Cantoris tackles imaginative programme exploring Hungarian influence in Brahms’s music and related musical phenomena

Zigeunerlieder

Cantoris, conducted by Bruce Cash with pianist Thomas Nikora

Zoltan Nagy: from 25 Hungarian love songs
Beethoven: Songs – Elegischer Gesang and Meeresstille und GlücklicheFahrt
Rossini: Péchés de vieillesse (Sins of Old Age) – La passagiata and I gondolieri
Brahms: ‘Wie lieblich sind deine Wohnungen from the German Requiem, Op 45; and Geistliches Lied, Op 30
Brahms: Prelude and Fugue in G minor (organ)
Brahms: Zigeunerlieder,Op 103 (Gypsy Songs)

St John’s church, Willis Street

Wednesday 6 May, 7:30 pm

Some musical programmes cry out to be heard and experienced because the music is famous and/or promises emotional excitement: expect a big audience; others offer little-known music that rings no emotional bells: expect a thin house.
This was a concert of the latter kind.

Yet the theme of this concert was interesting – the exploration of Brahms’s handling of Gypsy or Hungary-influenced music, and the concert reflected intriguingly on its origins and presented other music that might have tapped a comparable vein, perhaps tenuous, such as music touched by nature, with notions of liberty, freedom of the human spirit, some of Beethoven’s that touched the grand aspirations of the Congress of Vienna of 1815; but the connection of some, such as Beethoven’s Elegischer Gesang and the two spiritual items by Brahms was harder to divine.

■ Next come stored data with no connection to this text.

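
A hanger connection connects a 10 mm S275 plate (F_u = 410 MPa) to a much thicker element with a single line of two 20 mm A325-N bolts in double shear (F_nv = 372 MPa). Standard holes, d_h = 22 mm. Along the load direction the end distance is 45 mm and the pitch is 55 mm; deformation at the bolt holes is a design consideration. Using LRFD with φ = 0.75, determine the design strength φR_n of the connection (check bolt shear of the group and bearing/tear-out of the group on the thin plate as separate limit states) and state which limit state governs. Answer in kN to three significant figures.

Bolt shear: A_b = π·20²/4 = 314.2 mm²; R_n = 372 × 314.2 × 2 × 2 / 1000 = 467.5 kN → 0.75 × 467.5 = 351 kN.
Bearing (1.2 l_c t F_u ≤ 2.4 d t F_u): upper limit = 2.4·20·10·410 / 1000 = 196.8 kN.
  Edge l_c = 45 − 22/2 = 34 → r_n = 167.3 kN; interior l_c = 55 − 22 = 33 → r_n = 162.4 kN.
  R_n,bearing = 1·167.3 + 1·162.4 = 329.6 kN → 0.75 × 329.6 = 247 kN.
Bearing governs: 247 kN.

247 kN (bearing governs)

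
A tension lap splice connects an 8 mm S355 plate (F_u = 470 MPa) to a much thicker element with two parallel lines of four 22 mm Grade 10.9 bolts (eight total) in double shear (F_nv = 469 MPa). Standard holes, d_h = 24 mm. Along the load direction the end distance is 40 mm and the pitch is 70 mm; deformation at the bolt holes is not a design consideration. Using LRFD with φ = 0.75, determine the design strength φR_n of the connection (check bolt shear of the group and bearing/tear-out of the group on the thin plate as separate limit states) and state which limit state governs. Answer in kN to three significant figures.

Bolt shear: A_b = π·22²/4 = 380.1 mm²; R_n = 469 × 380.1 × 8 × 2 / 1000 = 2853 kN → 0.75 × 2853 = 2140 kN.
Bearing (1.5 l_c t F_u ≤ 3.0 d t F_u): upper limit = 3.0·22·8·470 / 1000 = 248.2 kN.
  Edge l_c = 40 − 24/2 = 28 → r_n = 157.9 kN; interior l_c = 70 − 24 = 46 → r_n = 248.2 kN.
  R_n,bearing = 2·157.9 + 6·248.2 = 1805 kN → 0.75 × 1805 = 1350 kN.
Bearing governs: 1350 kN.

1350 kN (bearing governs)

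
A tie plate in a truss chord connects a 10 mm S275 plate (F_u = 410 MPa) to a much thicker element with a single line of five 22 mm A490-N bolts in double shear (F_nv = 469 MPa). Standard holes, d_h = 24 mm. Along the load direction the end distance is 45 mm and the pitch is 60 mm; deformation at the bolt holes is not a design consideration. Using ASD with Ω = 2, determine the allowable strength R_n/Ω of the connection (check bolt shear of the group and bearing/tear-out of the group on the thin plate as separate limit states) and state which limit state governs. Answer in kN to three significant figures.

544 kN (bearing governs)

Bolt shear: A_b = π·22²/4 = 380.1 mm²; R_n = 469 × 380.1 × 5 × 2 / 1000 = 1783 kN → 1783 / 2 = 891 kN.
Bearing (1.5 l_c t F_u ≤ 3.0 d t F_u): upper limit = 3.0·22·10·410 / 1000 = 270.6 kN.
  Edge l_c = 45 − 24/2 = 33 → r_n = 203 kN; interior l_c = 60 − 24 = 36 → r_n = 221.4 kN.
  R_n,bearing = 1·203 + 4·221.4 = 1089 kN → 1089 / 2 = 544 kN.
Bearing governs: 544 kN.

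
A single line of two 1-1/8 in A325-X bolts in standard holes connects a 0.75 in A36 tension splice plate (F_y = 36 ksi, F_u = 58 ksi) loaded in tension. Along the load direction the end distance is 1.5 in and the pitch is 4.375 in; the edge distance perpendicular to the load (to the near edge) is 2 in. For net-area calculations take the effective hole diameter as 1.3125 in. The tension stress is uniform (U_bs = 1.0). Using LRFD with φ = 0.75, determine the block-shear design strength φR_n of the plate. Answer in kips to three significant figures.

Shear plane L_v = 1.5 + 1·4.375 = 5.875 in; A_gv = 5.875 × 0.75 = 4.406 in².
A_nv = (5.875 − 1.5·1.3125) × 0.75 = 2.93 in².
A_nt = (2 − 0.5·1.3125) × 0.75 = 1.008 in².
0.6 F_u A_nv = 102 kips; 0.6 F_y A_gv = 95.17 kips → shear yielding governs the shear term.
R_n = 95.17 + 1.0 × 58 × 1.008 = 153.6 kips.
Design strength φR_n = 0.75 × 153.6 = 115 kips.

115 kips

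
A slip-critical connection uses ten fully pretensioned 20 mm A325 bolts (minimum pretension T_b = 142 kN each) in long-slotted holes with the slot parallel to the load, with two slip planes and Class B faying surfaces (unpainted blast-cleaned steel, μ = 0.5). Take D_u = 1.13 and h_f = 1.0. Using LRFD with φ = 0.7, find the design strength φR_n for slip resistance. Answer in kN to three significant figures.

1120 kN

R_n = μ · D_u · h_f · T_b · n_s · n_b = 0.5 × 1.13 × 1.0 × 142 × 2 × 10 = 1605 kN.
Design strength φR_n = 0.7 × 1605 = 1120 kN.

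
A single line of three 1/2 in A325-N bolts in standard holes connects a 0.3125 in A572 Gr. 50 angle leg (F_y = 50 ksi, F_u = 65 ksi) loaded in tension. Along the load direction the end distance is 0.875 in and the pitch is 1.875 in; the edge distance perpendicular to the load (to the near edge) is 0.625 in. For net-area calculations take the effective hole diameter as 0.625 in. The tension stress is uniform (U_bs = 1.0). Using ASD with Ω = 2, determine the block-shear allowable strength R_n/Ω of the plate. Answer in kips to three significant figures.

Shear plane L_v = 0.875 + 2·1.875 = 4.625 in; A_gv = 4.625 × 0.3125 = 1.445 in².
A_nv = (4.625 − 2.5·0.625) × 0.3125 = 0.957 in².
A_nt = (0.625 − 0.5·0.625) × 0.3125 = 0.09766 in².
0.6 F_u A_nv = 37.32 kips; 0.6 F_y A_gv = 43.36 kips → shear rupture governs the shear term.
R_n = 37.32 + 1.0 × 65 × 0.09766 = 43.67 kips.
Allowable strength R_n/Ω = 43.67 / 2 = 21.8 kips.

21.8 kips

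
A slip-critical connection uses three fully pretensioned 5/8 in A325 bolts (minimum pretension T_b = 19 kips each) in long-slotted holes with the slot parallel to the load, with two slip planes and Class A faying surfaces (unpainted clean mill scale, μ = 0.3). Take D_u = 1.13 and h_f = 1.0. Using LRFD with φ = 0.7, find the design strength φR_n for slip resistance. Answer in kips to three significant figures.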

Bruce Cash, Cantoris’s current music director, talked interestingly about the music and its contexts, especially about Brahms’s personality, the Vienna of his times and his relationships with patrons. To introduce the theme of Hungary he spoke about Brahms’s two important Hungarian musician friends Eduard Reményi and Joseph Joachim, and his lasting affection for Hungarian music. So they began with a couple of real Hungarian songs collected by Zoltan Nagy, difficult to capture idiomatically as they sang a cappella, and then their arrangements by Brahms in his Zigeunerlieder which they sang in its entirety in the second half of the concert, accompanied by pianist Thomas Nikora.

The two songs by Beethoven were from around the time of the post-Napoleonic Congress of Vienna in 1815, when he no doubt shared Europe’s general feeling that Eureope was free to revert to the old forms of more or less absolute monarchy, freed from Napoleon’s imposition of French Imperial hegemony combined with enlightened governmental and administrative reform.

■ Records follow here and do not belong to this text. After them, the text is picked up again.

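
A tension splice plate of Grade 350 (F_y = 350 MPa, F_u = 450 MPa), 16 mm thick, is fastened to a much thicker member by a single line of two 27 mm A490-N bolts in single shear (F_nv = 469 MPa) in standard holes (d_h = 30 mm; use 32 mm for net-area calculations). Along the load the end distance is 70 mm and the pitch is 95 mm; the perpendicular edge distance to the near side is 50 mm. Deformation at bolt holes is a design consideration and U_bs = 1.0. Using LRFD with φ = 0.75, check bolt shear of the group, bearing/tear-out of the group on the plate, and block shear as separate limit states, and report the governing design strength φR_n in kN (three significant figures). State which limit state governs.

Bolt shear: A_b = π·27²/4 = 572.6 mm²; R_n = 469 × 572.6 × 2 × 1 / 1000 = 537.1 kN → 0.75 × 537.1 = 403 kN.
Bearing: edge l_c = 55, r_n = 466.6 kN; interior l_c = 65, r_n = 466.6 kN; R_n = 466.6 + 1·466.6 = 933.1 kN → 700 kN.
Block shear: A_gv = 2640, A_nv = 1872, A_nt = 544 mm²; R_n = min(0.6F_uA_nv, 0.6F_yA_gv) + U_bs·F_u·A_nt = 750.2 kN → 563 kN.
Bolt shear governs: 403 kN.

403 kN (bolt shear governs)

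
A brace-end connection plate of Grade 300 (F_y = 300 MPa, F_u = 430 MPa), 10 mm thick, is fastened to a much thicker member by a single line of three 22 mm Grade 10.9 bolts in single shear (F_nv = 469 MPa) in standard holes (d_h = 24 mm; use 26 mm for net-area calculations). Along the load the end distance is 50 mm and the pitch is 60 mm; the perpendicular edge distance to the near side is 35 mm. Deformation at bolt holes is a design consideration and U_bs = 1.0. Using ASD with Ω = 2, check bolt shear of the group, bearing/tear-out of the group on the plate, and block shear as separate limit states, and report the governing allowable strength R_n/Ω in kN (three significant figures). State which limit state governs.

183 kN (block shear governs)

Bolt shear: A_b = π·22²/4 = 380.1 mm²; R_n = 469 × 380.1 × 3 × 1 / 1000 = 534.8 kN → 534.8 / 2 = 267 kN.
Bearing: edge l_c = 38, r_n = 196.1 kN; interior l_c = 36, r_n = 185.8 kN; R_n = 196.1 + 2·185.8 = 567.6 kN → 284 kN.
Block shear: A_gv = 1700, A_nv = 1050, A_nt = 220 mm²; R_n = min(0.6F_uA_nv, 0.6F_yA_gv) + U_bs·F_u·A_nt = 365.5 kN → 183 kN.
Block shear governs: 183 kN.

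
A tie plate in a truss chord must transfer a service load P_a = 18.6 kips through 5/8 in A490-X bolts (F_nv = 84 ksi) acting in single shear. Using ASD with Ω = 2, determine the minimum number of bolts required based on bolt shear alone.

2 bolts

A_b = π·0.625²/4 = 0.3068 in².
Per-bolt allowable strength R_n/Ω = 84 × 0.3068 × 1 / 2 = 12.89 kips.
n ≥ 18.6 / 12.89 = 1.443 → use 2 bolts.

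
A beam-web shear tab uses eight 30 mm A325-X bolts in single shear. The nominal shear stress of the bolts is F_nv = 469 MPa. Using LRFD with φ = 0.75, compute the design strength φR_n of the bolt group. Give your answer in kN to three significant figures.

1990 kN

A_b = π × 30² / 4 = 706.9 mm².
R_n = F_nv · A_b · n · n_s = 469 × 706.9 × 8 × 1 / 1000 = 2652 kN.
Design strength φR_n = 0.75 × 2652 = 1990 kN.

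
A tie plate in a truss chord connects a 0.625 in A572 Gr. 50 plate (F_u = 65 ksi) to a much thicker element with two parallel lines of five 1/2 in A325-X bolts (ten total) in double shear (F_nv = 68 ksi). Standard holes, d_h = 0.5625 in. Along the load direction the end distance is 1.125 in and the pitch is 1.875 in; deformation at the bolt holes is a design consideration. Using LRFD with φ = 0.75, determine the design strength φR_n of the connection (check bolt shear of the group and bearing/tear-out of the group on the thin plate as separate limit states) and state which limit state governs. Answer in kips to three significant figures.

Bolt shear: A_b = π·0.5²/4 = 0.1963 in²; R_n = 68 × 0.1963 × 10 × 2 = 267 kips → 0.75 × 267 = 200 kips.
Bearing (1.2 l_c t F_u ≤ 2.4 d t F_u): upper limit = 2.4·0.5·0.625·65 = 48.75 kips.
  Edge l_c = 1.125 − 0.5625/2 = 0.8438 → r_n = 41.13 kips; interior l_c = 1.875 − 0.5625 = 1.312 → r_n = 48.75 kips.
  R_n,bearing = 2·41.13 + 8·48.75 = 472.3 kips → 0.75 × 472.3 = 354 kips.
Bolt shear governs: 200 kips.

200 kips (bolt shear governs)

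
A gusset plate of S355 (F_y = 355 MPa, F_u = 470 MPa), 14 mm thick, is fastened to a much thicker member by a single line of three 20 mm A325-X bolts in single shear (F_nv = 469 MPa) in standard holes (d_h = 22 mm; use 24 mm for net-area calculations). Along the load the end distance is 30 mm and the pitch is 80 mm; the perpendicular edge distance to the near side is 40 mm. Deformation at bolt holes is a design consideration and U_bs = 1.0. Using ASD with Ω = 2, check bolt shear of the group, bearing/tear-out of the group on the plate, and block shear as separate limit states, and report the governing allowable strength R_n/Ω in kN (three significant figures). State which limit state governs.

Bolt shear: A_b = π·20²/4 = 314.2 mm²; R_n = 469 × 314.2 × 3 × 1 / 1000 = 442 kN → 442 / 2 = 221 kN.
Bearing: edge l_c = 19, r_n = 150 kN; interior l_c = 58, r_n = 315.8 kN; R_n = 150 + 2·315.8 = 781.7 kN → 391 kN.
Block shear: A_gv = 2660, A_nv = 1820, A_nt = 392 mm²; R_n = min(0.6F_uA_nv, 0.6F_yA_gv) + U_bs·F_u·A_nt = 697.5 kN → 349 kN.
Bolt shear governs: 221 kN.

221 kN (bolt shear governs)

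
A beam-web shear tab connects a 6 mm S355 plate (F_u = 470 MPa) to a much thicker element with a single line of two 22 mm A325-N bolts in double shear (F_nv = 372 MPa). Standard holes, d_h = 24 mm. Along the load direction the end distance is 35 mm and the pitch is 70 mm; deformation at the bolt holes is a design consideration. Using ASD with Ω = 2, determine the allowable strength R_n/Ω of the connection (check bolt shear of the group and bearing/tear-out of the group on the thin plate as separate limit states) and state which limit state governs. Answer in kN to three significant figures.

113 kN (bearing governs)

Bolt shear: A_b = π·22²/4 = 380.1 mm²; R_n = 372 × 380.1 × 2 × 2 / 1000 = 565.6 kN → 565.6 / 2 = 283 kN.
Bearing (1.2 l_c t F_u ≤ 2.4 d t F_u): upper limit = 2.4·22·6·470 / 1000 = 148.9 kN.
  Edge l_c = 35 − 24/2 = 23 → r_n = 77.83 kN; interior l_c = 70 − 24 = 46 → r_n = 148.9 kN.
  R_n,bearing = 1·77.83 + 1·148.9 = 226.7 kN → 226.7 / 2 = 113 kN.
Bearing governs: 113 kN.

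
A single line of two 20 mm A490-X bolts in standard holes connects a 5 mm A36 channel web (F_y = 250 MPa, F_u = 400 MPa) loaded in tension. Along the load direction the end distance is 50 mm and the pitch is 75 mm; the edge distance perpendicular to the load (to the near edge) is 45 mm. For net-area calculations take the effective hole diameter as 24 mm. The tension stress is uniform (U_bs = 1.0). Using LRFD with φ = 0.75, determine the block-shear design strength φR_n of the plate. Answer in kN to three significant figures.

120 kN

Shear plane L_v = 50 + 1·75 = 125 mm; A_gv = 125 × 5 = 625 mm².
A_nv = (125 − 1.5·24) × 5 = 445 mm².
A_nt = (45 − 0.5·24) × 5 = 165 mm².
0.6 F_u A_nv = 106.8 kN; 0.6 F_y A_gv = 93.75 kN → shear yielding governs the shear term.
R_n = 93.75 + 1.0 × 400 × 165 / 1000 = 159.8 kN.
Design strength φR_n = 0.75 × 159.8 = 120 kN.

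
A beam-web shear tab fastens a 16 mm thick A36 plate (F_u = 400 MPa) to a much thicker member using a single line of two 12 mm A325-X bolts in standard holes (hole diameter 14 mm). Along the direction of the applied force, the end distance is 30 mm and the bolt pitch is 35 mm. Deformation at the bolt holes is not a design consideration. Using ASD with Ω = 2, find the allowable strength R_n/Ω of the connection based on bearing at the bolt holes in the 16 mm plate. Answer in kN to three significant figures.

211 kN

Per bolt r_n = 1.5 l_c t F_u ≤ 3.0 d t F_u; upper limit = 3.0 × 12 × 16 × 400 / 1000 = 230.4 kN.
Edge bolt: l_c = 30 − 14/2 = 23 mm → 1.5 × 23 × 16 × 400 / 1000 = 220.8 → r_n = 220.8 kN.
Interior bolts: l_c = 35 − 14 = 21 mm → 1.5 × 21 × 16 × 400 / 1000 = 201.6 → r_n = 201.6 kN.
R_n = 1 × 220.8 + 1 × 201.6 = 422.4 kN.
Allowable strength R_n/Ω = 422.4 / 2 = 211 kN.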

There was no mention of the Mendelssohn overture, Meeresstille und Glückliche Fahrt, of around 1828 which was probably inspired by the Beethoven cantata. Here, in particular, the problem that tended to affect most of the choir’s performances became clear: the rather too small body of singers that could both lend important support to each other and consequently sing with adequate confidence.

Two Rossini songs from his retirement years in Paris were nicely accompanied though a solo soprano had an unenviable, lonely task.

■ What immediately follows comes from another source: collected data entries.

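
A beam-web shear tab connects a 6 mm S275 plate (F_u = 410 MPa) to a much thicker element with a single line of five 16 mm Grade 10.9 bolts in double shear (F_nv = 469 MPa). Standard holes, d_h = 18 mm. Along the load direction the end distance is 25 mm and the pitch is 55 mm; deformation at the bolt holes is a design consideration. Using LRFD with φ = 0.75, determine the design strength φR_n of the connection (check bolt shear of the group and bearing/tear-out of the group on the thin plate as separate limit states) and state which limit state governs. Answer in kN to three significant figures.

Bolt shear: A_b = π·16²/4 = 201.1 mm²; R_n = 469 × 201.1 × 5 × 2 / 1000 = 943 kN → 0.75 × 943 = 707 kN.
Bearing (1.2 l_c t F_u ≤ 2.4 d t F_u): upper limit = 2.4·16·6·410 / 1000 = 94.46 kN.
  Edge l_c = 25 − 18/2 = 16 → r_n = 47.23 kN; interior l_c = 55 − 18 = 37 → r_n = 94.46 kN.
  R_n,bearing = 1·47.23 + 4·94.46 = 425.1 kN → 0.75 × 425.1 = 319 kN.
Bearing governs: 319 kN.

319 kN (bearing governs)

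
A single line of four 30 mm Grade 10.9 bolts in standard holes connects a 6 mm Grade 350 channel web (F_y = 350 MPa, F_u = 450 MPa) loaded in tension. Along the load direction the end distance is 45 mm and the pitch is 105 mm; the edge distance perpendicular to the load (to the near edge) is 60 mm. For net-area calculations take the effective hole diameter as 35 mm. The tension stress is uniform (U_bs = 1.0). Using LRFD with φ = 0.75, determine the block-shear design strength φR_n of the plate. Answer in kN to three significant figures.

Shear plane L_v = 45 + 3·105 = 360 mm; A_gv = 360 × 6 = 2160 mm².
A_nv = (360 − 3.5·35) × 6 = 1425 mm².
A_nt = (60 − 0.5·35) × 6 = 255 mm².
0.6 F_u A_nv = 384.8 kN; 0.6 F_y A_gv = 453.6 kN → shear rupture governs the shear term.
R_n = 384.8 + 1.0 × 450 × 255 / 1000 = 499.5 kN.
Design strength φR_n = 0.75 × 499.5 = 375 kN.

375 kN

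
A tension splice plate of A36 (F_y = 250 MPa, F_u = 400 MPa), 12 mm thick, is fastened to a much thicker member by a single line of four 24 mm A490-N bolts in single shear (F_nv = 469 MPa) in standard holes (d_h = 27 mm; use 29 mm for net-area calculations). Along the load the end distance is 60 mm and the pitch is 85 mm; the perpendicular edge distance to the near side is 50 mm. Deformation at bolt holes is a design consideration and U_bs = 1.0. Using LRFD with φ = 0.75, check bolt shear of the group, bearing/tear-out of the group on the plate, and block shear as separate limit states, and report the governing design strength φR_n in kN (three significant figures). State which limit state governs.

553 kN (block shear governs)

Bolt shear: A_b = π·24²/4 = 452.4 mm²; R_n = 469 × 452.4 × 4 × 1 / 1000 = 848.7 kN → 0.75 × 848.7 = 637 kN.
Bearing: edge l_c = 46.5, r_n = 267.8 kN; interior l_c = 58, r_n = 276.5 kN; R_n = 267.8 + 3·276.5 = 1097 kN → 823 kN.
Block shear: A_gv = 3780, A_nv = 2562, A_nt = 426 mm²; R_n = min(0.6F_uA_nv, 0.6F_yA_gv) + U_bs·F_u·A_nt = 737.4 kN → 553 kN.
Block shear governs: 553 kN.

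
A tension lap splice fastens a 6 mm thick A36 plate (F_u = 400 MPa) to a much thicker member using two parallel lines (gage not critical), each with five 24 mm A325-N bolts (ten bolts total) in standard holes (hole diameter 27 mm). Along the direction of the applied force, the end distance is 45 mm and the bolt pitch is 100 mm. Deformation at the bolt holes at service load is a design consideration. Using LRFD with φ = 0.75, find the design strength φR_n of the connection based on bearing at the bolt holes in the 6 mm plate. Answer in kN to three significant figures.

966 kN

Per bolt r_n = 1.2 l_c t F_u ≤ 2.4 d t F_u; upper limit = 2.4 × 24 × 6 × 400 / 1000 = 138.2 kN.
Edge bolt: l_c = 45 − 27/2 = 31.5 mm → 1.2 × 31.5 × 6 × 400 / 1000 = 90.72 → r_n = 90.72 kN.
Interior bolts: l_c = 100 − 27 = 73 mm → 1.2 × 73 × 6 × 400 / 1000 = 210.2 → r_n = 138.2 kN.
R_n = 2 × 90.72 + 8 × 138.2 = 1287 kN.
Design strength φR_n = 0.75 × 1287 = 966 kN.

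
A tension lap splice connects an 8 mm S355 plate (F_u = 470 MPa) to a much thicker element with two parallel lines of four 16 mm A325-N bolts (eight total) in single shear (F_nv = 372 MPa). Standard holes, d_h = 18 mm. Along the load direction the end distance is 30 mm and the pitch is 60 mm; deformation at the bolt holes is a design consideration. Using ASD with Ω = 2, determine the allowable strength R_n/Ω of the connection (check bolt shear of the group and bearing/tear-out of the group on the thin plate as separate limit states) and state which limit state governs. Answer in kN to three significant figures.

Bolt shear: A_b = π·16²/4 = 201.1 mm²; R_n = 372 × 201.1 × 8 × 1 / 1000 = 598.4 kN → 598.4 / 2 = 299 kN.
Bearing (1.2 l_c t F_u ≤ 2.4 d t F_u): upper limit = 2.4·16·8·470 / 1000 = 144.4 kN.
  Edge l_c = 30 − 18/2 = 21 → r_n = 94.75 kN; interior l_c = 60 − 18 = 42 → r_n = 144.4 kN.
  R_n,bearing = 2·94.75 + 6·144.4 = 1056 kN → 1056 / 2 = 528 kN.
Bolt shear governs: 299 kN.

299 kN (bolt shear governs)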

After the interval and before the Gypsy Songs, Cantoris retreated from the floor to the organ gallery above the sanctuary to sing a couple of Brahms’s religious choral pieces: ‘How lovely are thy dwellings’ from the German Requiem, and the Geistliches Lied (Spiritual Song), Op 30, both sung with appropriate piety. Bruce Cash took the opportunity to talk about Brahms and Hamburg where he was born. He mentioned St Michael’s Lutheran Church where Brahms was christened and which featured in some of his activities during his return to his birth place from 1856 to 1863; I missed what he said about St Michael’s other than that it was where his Frauenchor (women’s choir) often performed.  (In 2013 I spent a delightful week in Hamburg, at the last three parts of Simone Young’s performances of the Ring cycle, exploring all five principal churches including the wonderful St Michael’s, and both the Brahms and Telemann museums in Peterstrasse). Before leaving the organ gallery Cash played Brahms’s youthful Prelude and Fugue in G minor, chosen for its own sake as well as deriving from the same years as the two preceding choral pieces.  

Then came the eleven Gypsy Songs; though they may have derived from the much earlier relationship with the Hungarian violinist Reményi, much of a Hungarian or Gypsy character seemed to have faded from Brahms’s soul by the time of their composition, ten years before his death.  They were written for four voices, no doubt with four trained voices in mind. For an amateur choir, especially one without enough singers able to contribute in any section in a soloistic manner, it was a struggle to create any real Hungarian character or, to be honest, to make of these fairly slender songs anything very interesting. Sadly, their successful interpretation, including an injection of ethnic and stylistic character, colour, rhythmic fun, rubato, commitment, calls for performers with a certain flamboyance and distinguished musical gifts. These qualities showed themselves all too rarely in this performance.